The Company’s former general manger was a director of the Company. He had lent it money and was one of its shareholders. But he had acted fraudulently which caused the Company loss.
The Company made a claim for indemnity under the management liability policy which it held with AIG Australia Limited. The parties could not agree on how to calculate the amount payable under the policy so the Company looked to the Federal Court of Australia for the answer.
The factors in play were the Company’s direct loss as a result of the fraud, the value of the general manager’s loan to the company and shares, the limit of liability and any excess. The issue was in what order were they to be applied.
The Company started with the direct loss. From there it deducted the value of the loan and the shares.
DL – V > Limit.
As the result exceeded the limit of the insurer’s liability the amount payable was that limit less any excess.
The Insurer’s approach was different. It too started from the Company’s direct loss but then it applied the limit of liability. As the direct loss exceeded the limit, it adopted the limit. From the limit it deducted the value of the loan and the shares.
DL > Limit – V
As the value of the loan and shares was more than limit, deducting that value from the limit meant that there was nothing for the Insurer to pay.
So before the Court there was one claim for indemnity but two different approaches to calculating the amount payable by the Insurer yielding different outcomes.

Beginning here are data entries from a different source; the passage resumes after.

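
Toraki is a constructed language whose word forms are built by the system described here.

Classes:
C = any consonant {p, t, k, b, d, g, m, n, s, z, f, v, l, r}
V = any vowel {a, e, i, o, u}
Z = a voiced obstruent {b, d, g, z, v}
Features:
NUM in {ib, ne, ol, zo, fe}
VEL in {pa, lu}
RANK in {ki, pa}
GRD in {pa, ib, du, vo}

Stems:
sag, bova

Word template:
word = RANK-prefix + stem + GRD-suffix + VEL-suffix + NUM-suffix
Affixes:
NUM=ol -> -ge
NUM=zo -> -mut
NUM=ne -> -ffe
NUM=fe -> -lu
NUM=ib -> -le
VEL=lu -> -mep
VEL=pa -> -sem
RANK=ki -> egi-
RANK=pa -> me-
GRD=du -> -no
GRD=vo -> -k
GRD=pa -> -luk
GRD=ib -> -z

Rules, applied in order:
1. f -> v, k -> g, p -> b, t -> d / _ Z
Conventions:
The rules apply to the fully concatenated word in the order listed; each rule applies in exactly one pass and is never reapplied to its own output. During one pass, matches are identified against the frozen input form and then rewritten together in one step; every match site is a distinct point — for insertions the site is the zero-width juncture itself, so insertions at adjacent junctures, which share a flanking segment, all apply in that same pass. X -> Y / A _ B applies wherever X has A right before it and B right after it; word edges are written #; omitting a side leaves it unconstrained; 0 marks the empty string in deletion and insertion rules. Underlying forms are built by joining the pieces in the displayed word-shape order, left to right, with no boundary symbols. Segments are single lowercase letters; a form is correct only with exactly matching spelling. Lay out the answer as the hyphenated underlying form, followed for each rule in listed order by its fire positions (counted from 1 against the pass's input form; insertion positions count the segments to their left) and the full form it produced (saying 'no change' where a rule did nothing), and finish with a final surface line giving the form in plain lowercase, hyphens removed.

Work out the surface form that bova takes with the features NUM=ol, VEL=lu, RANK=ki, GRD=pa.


underlying: egi-bova-luk-mep-ge
1. f -> v, k -> g, p -> b, t -> d / _ Z: fires at position(s) 13: egibovalukmebge
surface: egibovalukmebge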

Allsop CJ embraced the well established approach to policy interpretation, namely, a “business like interpretation with attention to the language used by the parties, the commercial circumstances which the document addresses and the object which it is intended to secure”.
The key point was that the limit of liability was just that, a limitation upon the Insurer’s liability. But you need to work out first what that liability was.
The Insurer included the limit in working out what the liability was. The Court held that the preferred approach was to work out the liability without taking the limit into account and, once that had been done, compare the result against that limit. It upheld the Company's approach.
A clue in the matter was that the approach preferred by the Insurer meant that the Company would receive nothing. While that may be the result of a legitimate interpretation of the policy, that sort of result flags a potential problem with the interpretation.